A High Court ruling that former Rwandan General Kayumba Nyamwasa was entitled to refugee status in South Africa sends out a message that the country has become a safe haven for suspected international criminals.

This will be the argument presented by the Consortium for Refugees and Migrants in South Africa (CoRMSA) when it applies for leave to appeal in the High Court in Pretoria against the ruling on Tuesday.

CoRMSA, assisted by the Southern Africa Litigation Centre, in 2011 launched an application to review a 2010 decision by South African authorities to grant refugee status to Nyamasa, despite requests by Rwanda, France and Spain for his extradition to face criminal charges including war crimes.

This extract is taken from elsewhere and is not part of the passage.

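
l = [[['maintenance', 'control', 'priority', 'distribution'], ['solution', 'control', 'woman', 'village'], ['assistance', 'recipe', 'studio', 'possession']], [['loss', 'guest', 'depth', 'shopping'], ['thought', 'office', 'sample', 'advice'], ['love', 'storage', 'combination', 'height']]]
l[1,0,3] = 'shopping'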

The case was argued in 2012 but Judge Nomonde Mngqibisa-Thusi only delivered a 16-page judgment two years later in October 2014. She ruled that Nyamwasa was entitled to refugee status, that CoRMSA failed to establish that there was reason to believe he was involved in the alleged crimes and said the authorities must have taken the allegations against him into consideration.

The Judge also ruled that the information disclosed in Nyamwasa's asylum application was confidential and there was no reason to justify its disclosure to either CoRMSA or the court itself. CoRMSA contends in court papers Nyamwasa was ineligible for refugee status because there was reason to believe he had committed war crimes or crimes against humanity.

Nyamwasa has been recuperating in South Africa after surviving a suspected assassination attempt on him in 2010, when he was shot in the stomach.
CoRMSA maintains the issue before court was not if Nyamwasa should be returned to Rwanda, a country where he could be at risk of persecution, but whether the legal and procedural standards of the Refugees Act were properly applied.

CoRMSA is of the view that South Africa is obliged either to prosecute Numwasa for the crimes or to extradite him to a state that will do so. The organisation contends the court's decision set a dangerous precedent that would effectively allow South Africa to use the confidentiality principle in refugee applications to shield the perpetrators of international crimes from accountability and its own controversial decisions from scrutiny.

"It is sending a signal to war criminals the world over that they will find a safe haven in South Africa, a haven where they might be actively protected as refugees," it said.